Here’s a tip for winter golfers: Don't hit your ball off of a frozen water hazard. Don't even try. The video above is all the proof you need.
Every golfer dreams of pulling off one truly amazing golf shot in their lifetime. For my dad it was a hole in one about six years ago. For me, it was the flawless tee-off drive of my one and only tournament appearance (every subsequent shot was hooked, sliced, or short, as you might suspect, but there weren’t dozens of people watching that one). But sometimes in pursuit of greatness, you risk too much. Case in point, this golfer who tried to hit off of a frozen pond.
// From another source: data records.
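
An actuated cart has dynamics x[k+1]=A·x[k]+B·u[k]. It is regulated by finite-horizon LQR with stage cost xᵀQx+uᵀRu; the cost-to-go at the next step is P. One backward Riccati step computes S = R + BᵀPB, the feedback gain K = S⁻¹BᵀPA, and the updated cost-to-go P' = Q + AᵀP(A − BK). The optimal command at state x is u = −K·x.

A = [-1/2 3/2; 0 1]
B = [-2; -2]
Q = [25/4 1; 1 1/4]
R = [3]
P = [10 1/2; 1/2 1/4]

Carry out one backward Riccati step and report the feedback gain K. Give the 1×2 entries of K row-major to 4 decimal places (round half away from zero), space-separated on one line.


BᵀP = [-21.0000 -1.5000]
S = R + BᵀPB = [3] + [45.0000] = [48.0000]
BᵀPA = [10.5000 -33.0000]
K = S⁻¹·BᵀPA = [0.2188 -0.6875]
A−BK = [-0.0625 0.1250; 0.4375 -0.3750]
AᵀP(A−BK) = [0.2031 -0.5313; -0.5313 1.5625]
P' = Q + AᵀP(A−BK) = [6.4531 0.4688; 0.4688 1.8125]
tr(P') = 8.2656

0.2188 -0.6875


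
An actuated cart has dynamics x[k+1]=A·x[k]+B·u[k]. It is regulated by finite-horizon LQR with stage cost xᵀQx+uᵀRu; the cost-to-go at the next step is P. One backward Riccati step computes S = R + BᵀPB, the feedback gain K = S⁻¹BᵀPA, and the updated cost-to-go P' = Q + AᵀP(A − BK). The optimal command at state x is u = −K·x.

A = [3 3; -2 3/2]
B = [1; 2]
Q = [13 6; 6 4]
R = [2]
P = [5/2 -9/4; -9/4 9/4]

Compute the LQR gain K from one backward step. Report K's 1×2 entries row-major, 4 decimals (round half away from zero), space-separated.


BᵀP = [-2.0000 2.2500]
S = R + BᵀPB = [2] + [2.5000] = [4.5000]
BᵀPA = [-10.5000 -2.6250]
K = S⁻¹·BᵀPA = [-2.3333 -0.5833]
A−BK = [5.3333 3.5833; 2.6667 2.6667]
AᵀP(A−BK) = [34.0000 13.0000; 13.0000 5.7813]
P' = Q + AᵀP(A−BK) = [47.0000 19.0000; 19.0000 9.7813]
tr(P') = 56.7813

-2.3333 -0.5833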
As you can see from the video above, his balance shifted too far onto his back foot. When he did that, his foot began to slip. He managed to get through his swing before totally losing balance though, taking a divot out of the ice before his body came down — and he took the plunge.
To add insult to injury, the penalty for this move is steep.
“Grounding a club in a hazard, that’s one," former pro Andrew Mitakides told us. "Missed stroke, that’s one. When he falls in, the ball moves from its original position, that's two strokes. And then enter the hazard and has to replay out of the hazard, that's one.”
If this were match play, he’d likely have more. “He will have to dry off or change clothes. That would be "slow play" and that’s two strokes.”
The grand total: seven strokes on one shot. But seven strokes and a polar bear dip during a golf match is quite a story though, right?